Prese singolarmente, le due parole giapponesi hiku (tirare) e komoru (chiudersi) non suonano in modo particolarmente drammatico. Ma messe insieme nel composto hikikomori possono assumere contorni addirittura tragici. Parliamo del fenomeno per il quale un giovane, anche pre-adolescente, si ritira in totale solitudine potendo maturare propositi autolesionistici. A generare allarme sono i dati presentati dallo psicologo Marco Crepaldi al XVI Congresso Nazionale FIMP (Federazione Italiana Medici Pediatri), svoltosi a Riva del Garda dal 12 al 15 ottobre 2022: nel periodo 2020-2021, più o meno corrispondente al lockdown imposto dalla pandemia di Covid-19, i casi che hanno richiesto l’intervento del pronto soccorso sono aumentati del 65%. Ma c’è di peggio, poiché risulta che ogni giorno, in Italia, un giovane di quella fascia d’età tenta il suicidio. Dunque un pericolo di morte non soltanto sociale ma anche fisica, reale, tant’è che la quantità di consulenze neuropsichiatriche richieste per stati depressivi o ansiosi è aumentata di ben 11 volte, interessando giovani dell’età media di quindici anni, corrispondente al passaggio dalle scuole medie alle superiori.
La ricerca delle cause
Quali le cause di questo fenomeno, che appare tipicamente moderno? “È un disagio che deriva dal benessere e dall’iperprotezione da parte di quei genitori che vogliono controllare la vita dei loro figli” afferma Crepaldi, che aggiunge: “Oggi non dobbiamo più preoccuparci della nostra sopravvivenza. Abbiamo come unico scopo quello di realizzarci, di essere brillanti, piacevoli nelle relazioni sociali”. Insomma, a creare questo grave squilibrio è la crescente competitività sociale unita alla paura del fallimento.
Un problema europeo
Il problema non è soltanto italiano. Il rapporto Unicef intitolato “La condizione dell’infanzia nel mondo” rivela che, in Europa, il suicidio è la seconda causa di morte tra i giovani dopo gli incidenti stradali, il che, tradotto in cifre, significa circa 1.200 l’anno, così distinti: 1.037 tra i 15 e i 19 anni; 161 tra i 10 e i 14.
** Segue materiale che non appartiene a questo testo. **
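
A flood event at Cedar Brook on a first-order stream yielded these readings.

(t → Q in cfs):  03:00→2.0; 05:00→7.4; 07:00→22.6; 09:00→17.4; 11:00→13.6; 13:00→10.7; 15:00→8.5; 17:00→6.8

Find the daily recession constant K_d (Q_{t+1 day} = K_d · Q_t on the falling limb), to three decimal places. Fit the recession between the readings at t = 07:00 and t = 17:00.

K_d ≈ 0.056

Between t = 07:00 and t = 17:00 the flow falls from 22.6 to 6.8 cfs over 5×2 h = 10 h.
Per-interval ratio K = (6.8/22.6)^(1/5) = 0.7865; K_d = K^(24/2) = 0.056.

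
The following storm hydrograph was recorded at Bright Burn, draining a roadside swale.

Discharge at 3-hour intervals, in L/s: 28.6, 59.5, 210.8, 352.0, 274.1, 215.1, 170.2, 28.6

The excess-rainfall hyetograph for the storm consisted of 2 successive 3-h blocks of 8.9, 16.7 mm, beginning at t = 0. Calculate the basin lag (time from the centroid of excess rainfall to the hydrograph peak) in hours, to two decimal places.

t_L ≈ 5.54 h

Centroid of excess rainfall: t_c = Σ P_i·t̄_i / ΣP_i = 3.4570 h (block centres at 1.5, 4.5 h).
Hydrograph peak occurs at t = 9 h, so basin lag t_L = 9 − 3.4570 = 5.54 h.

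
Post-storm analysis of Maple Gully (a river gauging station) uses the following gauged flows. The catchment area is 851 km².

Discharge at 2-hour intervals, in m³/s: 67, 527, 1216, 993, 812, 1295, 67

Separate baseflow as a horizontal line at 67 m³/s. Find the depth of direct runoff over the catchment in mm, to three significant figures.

d ≈ 38.1 mm

Direct runoff: 0.0, 460.0, 1149.0, 926.0, 745.0, 1228.0, 0.0 m³/s; ΣQ_DR = 4508 m³/s.
V = ΣQ_DR · Δt = 4508 × 7200 s = 3.246 × 10^7 m³.
Over A = 851 km², depth = V / A = 38.1 mm.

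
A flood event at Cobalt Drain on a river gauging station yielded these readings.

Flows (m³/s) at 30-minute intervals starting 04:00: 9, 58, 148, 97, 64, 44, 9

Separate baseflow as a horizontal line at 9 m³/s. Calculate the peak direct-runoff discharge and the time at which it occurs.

Q_p = 139.0 m³/s at t = 05:00

Subtracting baseflow gives direct-runoff ordinates: 0.0, 49.0, 139.0, 88.0, 55.0, 35.0, 0.0 m³/s.
The maximum is 139.0 m³/s, occurring at the reading for t = 05:00.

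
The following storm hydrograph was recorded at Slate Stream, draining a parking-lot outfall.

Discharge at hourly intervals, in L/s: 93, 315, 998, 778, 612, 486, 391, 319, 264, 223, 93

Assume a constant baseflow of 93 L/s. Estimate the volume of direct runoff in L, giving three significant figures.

Direct-runoff ordinates (Q − Q_b): 0.0, 222.0, 905.0, 685.0, 519.0, 393.0, 298.0, 226.0, 171.0, 130.0, 0.0 L/s.
ΣQ_DR = 3549 L/s.
With Δt = 1 h = 3600 s, V = ΣQ_DR · Δt = 3549 × 3600 = 1.28 × 10^7 L.

V ≈ 1.28 × 10^7 L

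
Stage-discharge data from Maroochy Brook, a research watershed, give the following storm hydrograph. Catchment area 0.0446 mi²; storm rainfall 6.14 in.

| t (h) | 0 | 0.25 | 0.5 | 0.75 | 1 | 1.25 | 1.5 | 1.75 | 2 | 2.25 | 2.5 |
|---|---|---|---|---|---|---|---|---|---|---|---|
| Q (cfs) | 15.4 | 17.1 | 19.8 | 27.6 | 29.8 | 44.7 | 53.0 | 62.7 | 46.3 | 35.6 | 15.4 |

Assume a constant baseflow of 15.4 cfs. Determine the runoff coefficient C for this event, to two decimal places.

ΣQ_DR = 198.0 cfs; V = ΣQ_DR·Δt = 1.782 × 10^5 ft³.
Runoff depth d = V / A = 1.720 in.
C = d / P = 1.720 / 6.14 = 0.28.

C ≈ 0.28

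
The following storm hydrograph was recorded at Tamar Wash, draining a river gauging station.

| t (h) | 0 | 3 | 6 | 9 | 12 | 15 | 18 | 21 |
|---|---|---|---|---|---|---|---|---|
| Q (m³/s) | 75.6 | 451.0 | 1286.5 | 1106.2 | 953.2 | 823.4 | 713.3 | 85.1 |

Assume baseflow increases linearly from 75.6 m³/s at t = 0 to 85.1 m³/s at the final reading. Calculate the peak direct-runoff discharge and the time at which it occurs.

Q_p = 1208.19 m³/s at t = 6 h

Subtracting baseflow gives direct-runoff ordinates: 0.00, 374.04, 1208.19, 1026.53, 872.17, 741.01, 629.56, 0.00 m³/s.
The maximum is 1208.19 m³/s, occurring at the reading for t = 6 h.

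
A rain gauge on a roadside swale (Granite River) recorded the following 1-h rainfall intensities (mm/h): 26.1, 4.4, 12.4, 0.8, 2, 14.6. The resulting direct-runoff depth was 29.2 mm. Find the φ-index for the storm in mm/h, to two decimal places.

Only the 3 blocks with intensity above φ contribute runoff: 26.1, 12.4, 14.6 mm/h.
Σ(I−φ)·Δt = d  ⇒  (26.1+12.4+14.6 − 3φ)·1 = 29.2
φ = (53.10 − 29.2/1) / 3 = 7.97 mm/h.

φ ≈ 7.97 mm/h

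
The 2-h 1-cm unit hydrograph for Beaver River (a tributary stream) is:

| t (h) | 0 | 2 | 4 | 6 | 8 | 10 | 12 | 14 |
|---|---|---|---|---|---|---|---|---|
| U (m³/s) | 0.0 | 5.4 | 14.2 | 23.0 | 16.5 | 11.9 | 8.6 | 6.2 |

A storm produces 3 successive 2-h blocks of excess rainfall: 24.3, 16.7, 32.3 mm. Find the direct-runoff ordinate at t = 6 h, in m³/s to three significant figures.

Q ≈ 97.0 m³/s

By discrete convolution, Q_j = Σ (P_i / 10 mm) · U_{j−i}.
At t = 6 h (j=3): Q = (24.3/10)·23.0 + (16.7/10)·14.2 + (32.3/10)·5.4 = 97.0 m³/s.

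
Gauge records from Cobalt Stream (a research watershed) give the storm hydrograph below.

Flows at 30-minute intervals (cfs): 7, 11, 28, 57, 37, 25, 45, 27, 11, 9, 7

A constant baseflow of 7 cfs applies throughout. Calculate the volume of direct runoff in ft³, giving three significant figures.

V ≈ 3.37 × 10^5 ft³

Direct-runoff ordinates (Q − Q_b): 0.0, 4.0, 21.0, 50.0, 30.0, 18.0, 38.0, 20.0, 4.0, 2.0, 0.0 cfs.
ΣQ_DR = 187.0 cfs.
With Δt = 0.5 h = 1800 s, V = ΣQ_DR · Δt = 187.0 × 1800 = 3.37 × 10^5 ft³.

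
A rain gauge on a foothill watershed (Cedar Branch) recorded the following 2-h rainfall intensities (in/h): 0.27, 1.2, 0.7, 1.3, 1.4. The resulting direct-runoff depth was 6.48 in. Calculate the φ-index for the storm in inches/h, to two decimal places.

Only the 4 blocks with intensity above φ contribute runoff: 1.2, 0.7, 1.3, 1.4 in/h.
Σ(I−φ)·Δt = d  ⇒  (1.2+0.7+1.3+1.4 − 4φ)·2 = 6.48
φ = (4.600 − 6.48/2) / 4 = 0.34 in/h.

φ ≈ 0.34 in/h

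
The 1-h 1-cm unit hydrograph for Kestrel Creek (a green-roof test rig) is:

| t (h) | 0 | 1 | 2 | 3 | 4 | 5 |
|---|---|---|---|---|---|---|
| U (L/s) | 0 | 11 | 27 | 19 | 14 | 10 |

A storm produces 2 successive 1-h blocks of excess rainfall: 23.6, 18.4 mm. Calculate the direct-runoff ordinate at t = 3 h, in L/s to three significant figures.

By discrete convolution, Q_j = Σ (P_i / 10 mm) · U_{j−i}.
At t = 3 h (j=3): Q = (23.6/10)·19 + (18.4/10)·27 = 94.5 L/s.

Q ≈ 94.5 L/s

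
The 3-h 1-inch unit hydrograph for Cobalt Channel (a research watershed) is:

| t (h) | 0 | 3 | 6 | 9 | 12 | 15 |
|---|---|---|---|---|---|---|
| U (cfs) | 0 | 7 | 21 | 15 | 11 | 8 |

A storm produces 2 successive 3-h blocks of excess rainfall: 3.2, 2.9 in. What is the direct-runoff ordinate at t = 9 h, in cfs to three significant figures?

Q ≈ 109 cfs

By discrete convolution, Q_j = Σ (P_i / 1 in) · U_{j−i}.
At t = 9 h (j=3): Q = (3.2/1)·15 + (2.9/1)·21 = 109 cfs.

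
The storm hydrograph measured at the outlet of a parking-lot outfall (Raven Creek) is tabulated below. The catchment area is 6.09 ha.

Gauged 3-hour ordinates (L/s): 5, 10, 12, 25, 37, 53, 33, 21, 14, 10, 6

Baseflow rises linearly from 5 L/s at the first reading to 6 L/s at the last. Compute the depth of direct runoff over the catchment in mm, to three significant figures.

Direct runoff: 0.00, 4.90, 6.80, 19.70, 31.60, 47.50, 27.40, 15.30, 8.20, 4.10, 0.00 L/s; ΣQ_DR = 165.5 L/s.
V = ΣQ_DR · Δt = 165.5 × 10800 s = 1.787 × 10^6 L.
Over A = 6.09 ha, depth = V / A = 29.3 mm.

d ≈ 29.3 mm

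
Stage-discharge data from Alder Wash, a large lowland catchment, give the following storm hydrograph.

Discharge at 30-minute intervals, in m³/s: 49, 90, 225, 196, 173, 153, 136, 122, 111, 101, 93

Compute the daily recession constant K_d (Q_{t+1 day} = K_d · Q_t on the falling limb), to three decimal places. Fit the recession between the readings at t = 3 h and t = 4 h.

Between t = 3 h and t = 4 h the flow falls from 136 to 111 m³/s over 2×0.5 h = 1 h.
Per-interval ratio K = (111/136)^(1/2) = 0.9034; K_d = K^(24/0.5) = 0.008.

K_d ≈ 0.008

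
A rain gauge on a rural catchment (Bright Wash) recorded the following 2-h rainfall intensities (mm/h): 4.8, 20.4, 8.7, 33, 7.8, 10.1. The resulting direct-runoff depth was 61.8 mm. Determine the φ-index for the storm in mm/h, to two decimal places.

φ ≈ 11.25 mm/h

Only the 2 blocks with intensity above φ contribute runoff: 20.4, 33 mm/h.
Σ(I−φ)·Δt = d  ⇒  (20.4+33 − 2φ)·2 = 61.8
φ = (53.40 − 61.8/2) / 2 = 11.25 mm/h.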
Attualmente la ricerca sta analizzando tutti i dati disponibili per cercare di capire quali sono i cosiddetti “fattori antecedenti” che possono mettere in allarme la famiglia. Uno è sicuramente costituito dal lutto per la morte di un congiunto (soprattutto genitore). Altri si differenziano a seconda che si tratti di femmine o di maschi. Nel primo caso, si annoverano prima di tutto le malattie mentali familiari, la violenza domestica e le pressioni scolastiche; nel secondo, invece, compaiono più frequentemente l’abuso di droghe e il bullismo.
Farsi aiutare
In ogni caso, nessun segnale, per quanto debole o apparentemente passeggero, va sottovalutato. Né è il caso che i genitori o altri adulti provino a risolvere il problema da soli, se non hanno una competenza specifica. L’aiuto di uno psicologo è pertanto sempre altamente consigliabile.